Kandy García, a sus 91 años, sigue cruzando fronteras con una mochila de apenas cinco kilos y una determinación poco común. Tras dejar su carrera de abogada a los 65, decidió cumplir la promesa que se hizo a sí misma: recorrer el mundo sin depender de lujos ni de itinerarios cerrados. Hoy suma más de 70 países visitados, siempre sola, siempre ligera y sin miedo a lo desconocido.
Su forma de viajar rompe con la imagen tradicional de la jubilación. Kandy, criada en San Sebastián y residente durante años en Granada, optó por el transporte público, los hostales sencillos y la comida callejera para acercarse a la vida real de cada destino. Su primer gran viaje la llevó de Argentina a la India, país al que ha regresado cerca de treinta veces y que considera uno de sus favoritos.
Viajar sin miedo ni equipaje
La llaman Abuelita Mochilera desde hace más de dos décadas, cuando sorprendía a otros viajeros por su independencia y su capacidad de adaptación. En tiempos en que las redes sociales apenas existían, su historia ya circulaba entre mochileros y curiosos.

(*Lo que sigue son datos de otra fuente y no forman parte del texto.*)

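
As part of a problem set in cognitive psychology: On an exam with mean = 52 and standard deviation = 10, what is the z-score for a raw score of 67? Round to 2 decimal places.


z = (X - mu) / sigma
= (67 - 52) / 10
= 15 / 10
= 1.50


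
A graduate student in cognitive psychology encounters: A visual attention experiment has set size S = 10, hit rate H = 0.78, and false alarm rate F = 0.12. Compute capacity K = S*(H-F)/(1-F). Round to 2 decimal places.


K = S * (H - F) / (1 - F)
H - F = 0.66
1 - F = 0.88
K = 10 * 0.66 / 0.88
= 7.50


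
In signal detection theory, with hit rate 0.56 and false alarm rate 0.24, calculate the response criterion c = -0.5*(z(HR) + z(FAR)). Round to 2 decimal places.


c = -0.5 * (z(HR) + z(FAR))
z(0.56) = 0.151
z(0.24) = -0.7063
c = -0.5 * (0.151 + -0.7063)
= -0.5 * -0.5553
= 0.28


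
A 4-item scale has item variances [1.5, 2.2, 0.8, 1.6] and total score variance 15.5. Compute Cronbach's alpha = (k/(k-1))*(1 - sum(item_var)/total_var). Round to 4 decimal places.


alpha = (k/(k-1)) * (1 - sum(s_i^2)/s_total^2)
sum(item variances) = 6.1
k/(k-1) = 4/3 = 1.333333
1 - 6.1/15.5 = 1 - 0.393548 = 0.606452
alpha = 1.333333 * 0.606452
= 0.8086


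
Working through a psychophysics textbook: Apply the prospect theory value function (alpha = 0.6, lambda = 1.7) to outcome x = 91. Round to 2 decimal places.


Since x = 91 >= 0, use v(x) = x^0.6
91^0.6 = 14.977
v(91) = 14.98


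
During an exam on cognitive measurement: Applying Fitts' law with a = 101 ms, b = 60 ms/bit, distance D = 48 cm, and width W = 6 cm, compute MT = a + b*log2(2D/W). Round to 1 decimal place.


MT = 101 + 60 * log2(2*48/6)
2D/W = 16.0
log2(16.0) = 4.0
MT = 101 + 60 * 4.0
= 341.0 ms


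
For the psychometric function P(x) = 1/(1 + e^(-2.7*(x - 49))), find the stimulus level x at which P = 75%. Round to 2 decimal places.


At P = 0.75: 0.75 = 1/(1 + e^(-k*(x-x0)))
Solving: e^(-k*(x-x0)) = 1/3
x = x0 + ln(3)/k
ln(3) = 1.0986
x = 49 + 1.0986/2.7
= 49 + 0.4069
= 49.41


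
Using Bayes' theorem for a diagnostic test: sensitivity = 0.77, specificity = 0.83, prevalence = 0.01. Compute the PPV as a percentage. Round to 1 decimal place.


PPV = (sens * prev) / (sens * prev + (1-spec) * (1-prev))
Numerator = 0.77 * 0.01 = 0.0077
P(positive and no disease) = (1 - spec) * (1 - prev) = (1 - 0.83) * (1 - 0.01) = 0.1683
Denominator = 0.0077 + 0.1683 = 0.176
PPV = 0.0077 / 0.176 = 0.04375
As percentage = 4.4


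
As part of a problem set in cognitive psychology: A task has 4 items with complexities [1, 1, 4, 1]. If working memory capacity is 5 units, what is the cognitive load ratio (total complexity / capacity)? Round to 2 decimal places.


Total complexity = 1 + 1 + 4 + 1 = 7
Load = total / capacity = 7 / 5
= 1.40


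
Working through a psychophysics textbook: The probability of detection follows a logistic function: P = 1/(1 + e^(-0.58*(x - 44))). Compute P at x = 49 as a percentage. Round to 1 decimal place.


P(x) = 1/(1 + e^(-0.58*(49 - 44)))
Exponent = -0.58 * 5 = -2.9
e^(-2.9) = 0.055023
P = 1/(1 + 0.055023) = 0.947847
Percentage = 94.8


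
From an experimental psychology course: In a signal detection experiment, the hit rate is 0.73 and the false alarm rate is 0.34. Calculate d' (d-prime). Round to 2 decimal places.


d' = z(HR) - z(FAR)
z(0.73) = 0.6128
z(0.34) = -0.4125
d' = 0.6128 - -0.4125
= 1.03


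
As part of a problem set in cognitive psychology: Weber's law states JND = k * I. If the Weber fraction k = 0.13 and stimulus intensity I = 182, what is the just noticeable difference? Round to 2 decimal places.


JND = k * I
JND = 0.13 * 182
= 23.66


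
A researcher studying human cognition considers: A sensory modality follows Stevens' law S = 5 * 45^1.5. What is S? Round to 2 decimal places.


S = 5 * 45^1.5
45^1.5 = 301.8692
S = 5 * 301.8692
= 1509.35


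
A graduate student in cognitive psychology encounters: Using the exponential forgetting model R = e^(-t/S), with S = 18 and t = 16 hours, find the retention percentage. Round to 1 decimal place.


R = e^(-t/S)
-t/S = -16/18 = -0.888889
R = e^(-0.888889) = 0.411112
Percentage = 0.411112 * 100
= 41.1


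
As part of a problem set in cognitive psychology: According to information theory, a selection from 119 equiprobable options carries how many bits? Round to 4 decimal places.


H = log2(n)
H = log2(119)
= 6.8948


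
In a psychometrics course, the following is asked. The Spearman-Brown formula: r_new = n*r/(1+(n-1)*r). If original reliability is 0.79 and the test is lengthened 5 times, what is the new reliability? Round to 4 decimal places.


r_new = n*r / (1 + (n-1)*r)
Numerator = 5 * 0.79 = 3.95
Denominator = 1 + 4 * 0.79 = 4.16
r_new = 3.95 / 4.16
= 0.9495


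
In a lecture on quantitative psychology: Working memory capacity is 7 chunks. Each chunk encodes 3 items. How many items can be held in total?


Total items = chunks * items_per_chunk
= 7 * 3
= 21


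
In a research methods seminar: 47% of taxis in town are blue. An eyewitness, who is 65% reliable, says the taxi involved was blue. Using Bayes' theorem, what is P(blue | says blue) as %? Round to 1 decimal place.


P(blue | says blue) = P(says blue | blue)*P(blue) / [P(says blue | blue)*P(blue) + P(says blue | not blue)*P(not blue)]
Numerator = 0.65 * 0.47 = 0.3055
False identification = 0.35 * 0.53 = 0.1855
P = 0.3055 / (0.3055 + 0.1855)
= 0.3055 / 0.491
As percentage = 62.2


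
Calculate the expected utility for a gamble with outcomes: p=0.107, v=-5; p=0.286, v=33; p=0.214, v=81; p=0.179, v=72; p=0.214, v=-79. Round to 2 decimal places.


EU = sum(p_i * v_i)
0.107 * -5 = -0.535
0.286 * 33 = 9.438
0.214 * 81 = 17.334
0.179 * 72 = 12.888
0.214 * -79 = -16.906
EU = -0.535 + 9.438 + 17.334 + 12.888 + -16.906
= 22.22


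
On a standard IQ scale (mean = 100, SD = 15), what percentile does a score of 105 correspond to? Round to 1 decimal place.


z = (IQ - mean) / SD
z = (105 - 100) / 15 = 0.3333
Percentile = Phi(0.3333) * 100
Phi(0.3333) = 0.630546
= 63.1


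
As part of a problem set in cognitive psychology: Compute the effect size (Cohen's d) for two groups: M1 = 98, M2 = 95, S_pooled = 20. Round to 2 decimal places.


Cohen's d = (M1 - M2) / S_pooled
= (98 - 95) / 20
= 3 / 20
= 0.15


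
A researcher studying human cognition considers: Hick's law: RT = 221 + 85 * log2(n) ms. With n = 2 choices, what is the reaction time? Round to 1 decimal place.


RT = 221 + 85 * log2(2)
log2(2) = 1.0
RT = 221 + 85 * 1.0
= 221 + 85.0
= 306.0 ms


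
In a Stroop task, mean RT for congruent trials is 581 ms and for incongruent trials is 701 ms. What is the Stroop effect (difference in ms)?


Stroop effect = RT(incongruent) - RT(congruent)
= 701 - 581
= 120 ms


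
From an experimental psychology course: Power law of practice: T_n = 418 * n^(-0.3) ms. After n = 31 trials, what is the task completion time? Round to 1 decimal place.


T_n = 418 * 31^(-0.3)
31^(-0.3) = 0.356937
T_n = 418 * 0.356937
= 149.2 ms


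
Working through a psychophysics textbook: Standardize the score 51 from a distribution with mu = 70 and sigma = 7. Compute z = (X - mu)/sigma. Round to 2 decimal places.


z = (X - mu) / sigma
= (51 - 70) / 7
= -19 / 7
= -2.71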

Hoy, miles de personas siguen sus pasos en Instagram, aunque ella rechaza convertir sus aventuras en negocio: "Ya tengo mi pensión, no busco publicidad", afirma.
Su filosofía es clara: "Prefiero cansarme que oxidarme". Para Kandy, viajar no es solo ver monumentos, sino mezclarse con la gente, aprender costumbres y aceptar la improvisación. Lava su ropa cada noche, nunca factura equipaje y elige siempre el transporte local. Comer en la calle es, para ella, la mejor manera de entender un país.
Inspirar a otras mujeres
Desde los 80 años, Kandy organiza viajes para mujeres mayores que desean lanzarse a la aventura pero no se atreven a hacerlo solas. La idea surgió tras escuchar a jóvenes mochileras contarle que sus madres soñaban con viajar, pero sentían miedo. Así, ha acompañado a otras mujeres a descubrir nuevos países y a recuperar la ilusión, como ocurrió con una viajera que, tras perder a un hijo, encontró en el viaje una nueva energía.
En tres décadas de rutas, Kandy ha vivido momentos difíciles, pero asegura que las experiencias positivas superan cualquier susto. Ha convivido con maoríes en Nueva Zelanda, compartido tiempo con comunidades mapuches en Chile y guaraníes en Argentina, y aprendido a valorar los encuentros humanos por encima de las compras o el confort.
La jubilación como punto de partida
Para Kandy, la jubilación no es un final, sino el inicio de una etapa llena de posibilidades. "La vida empieza en la jubilación", repite. No todo pasa por viajar: estudiar, hacer deporte, emprender un proyecto artístico o cumplir un sueño pendiente son, para ella, opciones igual de válidas. Lo esencial es mantener la motivación y no dejarse frenar por la edad.
Su ejemplo conecta con otras historias de reinvención en la madurez, como la de quienes, tras una carrera profesional, deciden explorar nuevos caminos. En este sentido, resulta interesante el caso de una arquitecta española que, tras dejar su profesión, gestiona ahora una veintena de viviendas en alquiler en Francia y Reino Unido, demostrando que los nuevos comienzos no tienen fecha de caducidad (más detalles aquí).
Tras regresar de Uzbekistán, Kandy ya planea sus próximos destinos: Vietnam y Sri Lanka figuran en su lista. "Tengo tantas cosas que hacer que no me da tiempo a envejecer", resume. Su historia es, sobre todo, una invitación a mirar la edad como una oportunidad y no como un límite.